The NDLR (pron. noodler) campaign just started. It's $200 and like a lot of Kickstarter projects, it won't be available for a while, but it seems like an exceptionally cool piece of gear for the money.
The NDLR can play up to eight synthesizers via MIDI. It can send...
a bass line to one synth.
an arpeggiated sequence to your favorite lead synth.
chord notes of a pad to up to four synthesizers by using interleaved poly-chaining.
a drone note targeting those exotic evolving synths.
a MIDI pass-through from your favorite external sequencer or keyboard controller and it will be automatically transposed from “C” into the current chord notes.
I watched a few of these demos at work today. I am very interested, but a little hesitant because the menu looks like it may turn me off of it. Might give it a shot though.
I also really want one of their new products as well: https://conductivelabs.com/mrcc/
It seems rather expensive, but it also looks like I'd never have to unplug/rearrange MIDI cables ever again
that Loopop is a good overview. Yeah, for a product that is about workflow, menus do seem a bit counterintuitive, but maybe that's the cost of the relatively simple physical interface. Hopefully menu diving is more about getting that set up fine tuned and then performance is frictionless.... It's all about sweet-spottin' it. At $200 it was a no-brainer to try, but I was...distracted.
"In a moment of unparalleled genius, Noel Parachute headed off this potential disaster by unplugging the microphone."
I am very intrigued and there was one available on Reverb for a reasonable price. Not $200 USD, but worth giving it a shot.
I'm thinking I will have my DX-7 setup on the Pad and the Matriarch setup as one of the Motifs. Not sure if I'll use my Mono Station as the Drone or as the other Motif.
So I got the NDLR yesterday. It's surprisingly easy to set up and get going on it. The menus are actually rather intuitive.

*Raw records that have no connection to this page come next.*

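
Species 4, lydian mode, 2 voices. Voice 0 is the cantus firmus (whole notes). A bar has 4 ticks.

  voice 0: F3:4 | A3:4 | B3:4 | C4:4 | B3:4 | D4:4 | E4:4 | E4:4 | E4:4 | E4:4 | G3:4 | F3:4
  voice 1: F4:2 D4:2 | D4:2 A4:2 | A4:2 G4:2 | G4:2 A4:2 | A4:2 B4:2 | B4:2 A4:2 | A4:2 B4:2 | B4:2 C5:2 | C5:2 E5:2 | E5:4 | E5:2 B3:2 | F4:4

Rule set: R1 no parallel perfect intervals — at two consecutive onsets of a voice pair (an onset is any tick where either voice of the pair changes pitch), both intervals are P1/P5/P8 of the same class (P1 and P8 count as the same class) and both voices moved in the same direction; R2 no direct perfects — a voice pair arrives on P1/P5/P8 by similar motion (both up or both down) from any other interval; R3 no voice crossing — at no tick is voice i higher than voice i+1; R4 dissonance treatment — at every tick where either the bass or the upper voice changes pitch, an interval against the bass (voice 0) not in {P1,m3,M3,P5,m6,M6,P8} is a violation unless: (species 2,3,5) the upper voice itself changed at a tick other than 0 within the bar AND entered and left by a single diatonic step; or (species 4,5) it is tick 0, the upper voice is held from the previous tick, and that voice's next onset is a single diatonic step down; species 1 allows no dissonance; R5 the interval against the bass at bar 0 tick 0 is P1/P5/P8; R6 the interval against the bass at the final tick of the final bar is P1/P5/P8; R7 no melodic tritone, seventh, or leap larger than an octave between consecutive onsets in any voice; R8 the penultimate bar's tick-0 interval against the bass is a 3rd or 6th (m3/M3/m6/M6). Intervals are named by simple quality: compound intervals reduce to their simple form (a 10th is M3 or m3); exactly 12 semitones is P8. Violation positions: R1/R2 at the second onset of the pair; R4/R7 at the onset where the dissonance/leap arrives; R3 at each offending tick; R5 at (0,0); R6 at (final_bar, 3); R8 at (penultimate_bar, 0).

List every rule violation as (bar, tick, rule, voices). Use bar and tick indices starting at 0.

bar 0: v0=F3 v1=F4 downbeat P8
bar 1: v0=A3 v1=D4 downbeat P4
bar 2: v0=B3 v1=A4 downbeat m7
bar 3: v0=C4 v1=G4 downbeat P5
bar 4: v0=B3 v1=A4 downbeat m7
bar 5: v0=D4 v1=B4 downbeat M6
bar 6: v0=E4 v1=A4 downbeat P4
bar 7: v0=E4 v1=B4 downbeat P5
bar 8: v0=E4 v1=C5 downbeat m6
bar 9: v0=E4 v1=E5 downbeat P8
bar 10: v0=G3 v1=E5 downbeat M6
bar 11: v0=F3 v1=F4 downbeat P8
  -> R4 @ bar 1 tick 0 v(0, 1): A3/D4 P4 untreated
  -> R4 @ bar 4 tick 0 v(0, 1): B3/A4 m7 untreated
  -> R4 @ bar 6 tick 0 v(0, 1): E4/A4 P4 untreated
  -> R7 @ bar 10 tick 2 v(1,): E5->B3 leap 17st
  -> R7 @ bar 11 tick 0 v(1,): B3->F4 leap 6st

(1, 0, R4, (0, 1))
(4, 0, R4, (0, 1))
(6, 0, R4, (0, 1))
(10, 2, R7, (1,))
(11, 0, R7, (1,))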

I've learned a few things already:
1) I was assuming drone was intended for mono synths, but it's actually better suited to a basic poly synth as it can output the root, a fifth, and an octave at the same time. Setting the Matriarch as the drone synth was a lot of fun as there's a lot of motion you can get with the oscillator sync and tuning options.
2) I might not 100% understand it yet, but from what I can tell both the drone and the pad send a note on signal for the entire time they are playing. I really, really wish that both the drone and the pad had a gate length option. It would be much more useful and fun to mess with gate lengths and decay stages rather than just having the signals on the whole time. I'm going to email them to suggest this/see if it's a possibility with a firmware update.

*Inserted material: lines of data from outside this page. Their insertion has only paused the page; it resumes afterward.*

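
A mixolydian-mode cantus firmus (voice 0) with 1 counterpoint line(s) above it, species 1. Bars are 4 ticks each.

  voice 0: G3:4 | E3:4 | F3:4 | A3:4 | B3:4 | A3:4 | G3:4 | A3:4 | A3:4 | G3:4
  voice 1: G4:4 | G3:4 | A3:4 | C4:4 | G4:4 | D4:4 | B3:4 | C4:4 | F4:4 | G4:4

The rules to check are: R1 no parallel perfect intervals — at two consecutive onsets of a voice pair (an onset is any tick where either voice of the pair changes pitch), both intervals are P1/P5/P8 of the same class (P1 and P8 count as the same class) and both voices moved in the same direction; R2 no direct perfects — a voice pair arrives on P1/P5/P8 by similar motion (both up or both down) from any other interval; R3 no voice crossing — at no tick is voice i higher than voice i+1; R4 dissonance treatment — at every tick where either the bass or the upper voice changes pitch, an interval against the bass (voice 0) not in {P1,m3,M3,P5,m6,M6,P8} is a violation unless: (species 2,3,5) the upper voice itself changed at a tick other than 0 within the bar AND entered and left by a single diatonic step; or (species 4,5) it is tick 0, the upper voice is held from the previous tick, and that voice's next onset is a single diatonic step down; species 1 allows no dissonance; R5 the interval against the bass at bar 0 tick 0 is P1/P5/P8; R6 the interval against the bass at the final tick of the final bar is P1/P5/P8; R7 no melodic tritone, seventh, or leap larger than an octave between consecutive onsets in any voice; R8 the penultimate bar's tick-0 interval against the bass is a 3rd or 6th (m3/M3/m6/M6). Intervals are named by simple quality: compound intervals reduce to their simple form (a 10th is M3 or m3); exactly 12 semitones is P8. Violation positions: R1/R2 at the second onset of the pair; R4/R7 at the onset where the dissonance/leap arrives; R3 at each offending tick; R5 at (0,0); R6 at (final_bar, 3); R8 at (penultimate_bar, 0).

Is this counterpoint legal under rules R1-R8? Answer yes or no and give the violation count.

bar 0: v0=G3 v1=G4 (P8)
bar 1: v0=E3 v1=G3 (m3)
bar 2: v0=F3 v1=A3 (M3)
bar 3: v0=A3 v1=C4 (m3)
bar 4: v0=B3 v1=G4 (m6)
bar 5: v0=A3 v1=D4 (P4)
bar 6: v0=G3 v1=B3 (M3)
bar 7: v0=A3 v1=C4 (m3)
bar 8: v0=A3 v1=F4 (m6)
bar 9: v0=G3 v1=G4 (P8)
  R4 @ bar5.0: A3/D4 P4 untreated

No (1 violations)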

Still haven't decided if it's a keeper or not, but I am excited to go mess with it some more.
ooh
totes see why the note-always on is a frustrating limit. probs a conceptually related limitation stemming from view of drones as static and pads as intermittently static. still
wonder what they'll say?
I remembered why I didn't hit this. I was in a "you can't just keep accumulating hardware" phase, and told myself to get in gear and use some of the fairly cool ipad controller/chorder/arpeggiator apps instead. but there's definitely something to be said for hardware for this kind of thing....
"In a moment of unparalleled genius, Noel Parachute headed off this potential disaster by unplugging the microphone."
I went to find some contact info on their page and saw they have a forum with a "Requested Features" section. Lots of requests in there for more gate control in there. Would have been good to read that in the first place
So I spent some more time with the NDLR tonight. I have it set up with DX7 as the pad, Matriarch as a lead motif, and Sirin as a bass motif. It's really cool to have all of these things playing in tune with a press of a button, but the motifs get a little bland after awhile as they play the same arp over and over again. I know you can set an internal LFO to modulate some of the parameters, though. So I'm going to try to dig into that this weekend. I could also try adding more movement with modulation on the Matriarch and Sirin as well. I also still haven't tried syncing it to the Digitakt and adding drums. That'll be another whole layer.
I'm going to to be trying one of these out for a while.
I agree modulation will be key. Finding a way to introduce slow/subtle pattern variation without too much nudginess would really push it into the yass zone. We shall see....
"In a moment of unparalleled genius, Noel Parachute headed off this potential disaster by unplugging the microphone."